Variation in entrainment rate and relationship with cloud microphysical properties on the scale of 5Â m

This paper focuses on the variability in entrainment rate in individual cumulus clouds using the entrainment rate estimated on the scale of 5 m in 186 shallow cumulus clouds from eight aircraft flights, using in situ observations from the RACORO field campaign (the routine atmospheric radiation measurement aerial facility clouds with low optical water depths optical radiative observations) over the atmospheric radiation measurement Southern Great Plains site, USA. The result shows that the mean entrainment rate of all the 186 clouds systematically decreases from the cloud edge to the cloud center.

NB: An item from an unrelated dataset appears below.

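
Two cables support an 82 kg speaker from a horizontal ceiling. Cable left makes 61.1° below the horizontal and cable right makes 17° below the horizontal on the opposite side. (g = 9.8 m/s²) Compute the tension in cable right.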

Further analysis of the fluctuation of entrainment rate shows that the probability density function of entrainment rate in each flight can be fitted by the lognormal, gamma, or Weibull distributions virtually equally well, with the Weibull distribution being the best. The parameter “standard deviation” in the lognormal distribution is weakly negatively correlated, and the other parameters in the three distributions are positively correlated with relative humidity in the entrained dry air and dilution effect, respectively. Entrainment rate is negatively correlated with droplet concentration, droplet size, and liquid water content, but positively correlated with relative dispersion. The effect of entrainment rate on the spectral shape of cloud droplet size distribution is examined and linked to the systems theory on the cloud droplet size distribution.